Keene, this year’s Commemorative Awardee for JCCI’s 35th Annual Dinner Gala, the Power of Unwavering Harmony next month, was the advocate for Japanese literary studies in the United States and beyond, inspiring generations of students during his teachings. Among his many accomplished works and translations, his magnum opus to his scholarship is his multivolume history of Japanese literature, written over nearly two decades: World Within Walls: Japanese Literature of the Pre-modern Era, 1600-1867 (1976); Dawn to the West: Japanese Literature of the Modern Era (1984), and Seeds in the Heart: Japanese Literature from Earliest Times to the Late Sixteenth Century (1993).
While his complete list of awards would fill up an entire page, some of his most exemplary honors include the Order of the Rising Sun, Third Class in 1975 and the Order of the Rising Sun, Second Class, in 1993 from the Japanese government.

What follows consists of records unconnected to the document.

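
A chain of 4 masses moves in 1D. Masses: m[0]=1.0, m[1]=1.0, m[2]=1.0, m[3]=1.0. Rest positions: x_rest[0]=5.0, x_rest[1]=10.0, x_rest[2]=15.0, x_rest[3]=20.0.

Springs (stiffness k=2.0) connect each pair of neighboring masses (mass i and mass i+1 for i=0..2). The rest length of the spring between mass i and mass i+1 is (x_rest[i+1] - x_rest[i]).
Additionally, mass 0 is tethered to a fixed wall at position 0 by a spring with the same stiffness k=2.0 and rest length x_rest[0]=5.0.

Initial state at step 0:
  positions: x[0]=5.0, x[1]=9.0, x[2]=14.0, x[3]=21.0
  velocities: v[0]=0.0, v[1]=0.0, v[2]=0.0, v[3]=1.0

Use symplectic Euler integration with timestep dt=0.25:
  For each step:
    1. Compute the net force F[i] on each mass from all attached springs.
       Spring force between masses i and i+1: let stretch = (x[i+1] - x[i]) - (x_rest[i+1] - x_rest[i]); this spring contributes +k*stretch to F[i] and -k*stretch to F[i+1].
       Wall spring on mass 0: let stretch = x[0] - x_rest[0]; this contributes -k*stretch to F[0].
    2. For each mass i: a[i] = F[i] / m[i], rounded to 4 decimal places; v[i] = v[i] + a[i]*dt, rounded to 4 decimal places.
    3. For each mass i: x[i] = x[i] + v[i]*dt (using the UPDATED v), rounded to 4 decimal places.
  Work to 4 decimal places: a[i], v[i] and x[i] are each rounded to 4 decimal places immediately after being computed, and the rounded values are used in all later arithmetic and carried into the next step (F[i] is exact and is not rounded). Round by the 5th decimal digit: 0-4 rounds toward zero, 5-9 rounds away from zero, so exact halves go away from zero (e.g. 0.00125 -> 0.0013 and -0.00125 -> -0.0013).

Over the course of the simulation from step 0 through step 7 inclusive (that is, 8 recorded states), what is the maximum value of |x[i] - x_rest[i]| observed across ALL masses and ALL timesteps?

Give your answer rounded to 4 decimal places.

Step 0: x=[5.0000 9.0000 14.0000 21.0000] v=[0.0000 0.0000 0.0000 1.0000]
Step 1: x=[4.8750 9.1250 14.2500 21.0000] v=[-0.5000 0.5000 1.0000 0.0000]
Step 2: x=[4.6719 9.3594 14.7031 20.7813] v=[-0.8125 0.9375 1.8125 -0.8750]
Step 3: x=[4.4707 9.6758 15.2481 20.4278] v=[-0.8047 1.2656 2.1798 -1.4141]
Step 4: x=[4.3613 10.0381 15.7440 20.0518] v=[-0.4375 1.4492 1.9835 -1.5040]
Step 5: x=[4.4164 10.4041 16.0651 19.7623] v=[0.2203 1.4638 1.2845 -1.1579]
Step 6: x=[4.6679 10.7292 16.1408 19.6357] v=[1.0060 1.3005 0.3026 -0.5065]
Step 7: x=[5.0936 10.9731 15.9769 19.6972] v=[1.7027 0.9757 -0.6558 0.2461]
Max displacement = 1.1408

Answer: 1.1408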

In addition, he was named Person of Cultural Merit in 2002, and was granted the high honor of the Order of Culture in 2008.
“In the past, whenever I came to New York and visited Columbia, it was always along with my father,” Seiki Keene, his son, said. “This time I am coming alone for the first time. It is lonely to be here by myself, but strangely I also feel that my father is always by my side…my father was a man of great humor and wit. He was much loved for his sense of humor, which was refined and never hurtful. He was also a man with an extreme love for peace and hatred of discrimination.”
Seiki Keene will be accepting the Commemorative Award at the Gala on Donald Keene’s behalf in November.
“In the past, whenever I came to New York and visited Columbia, it was always along with my father,” Seiki Keene, his son, said. “This time I am coming alone for the first time. It is lonely to be here by myself, but strangely I also feel that my father is always by my side.”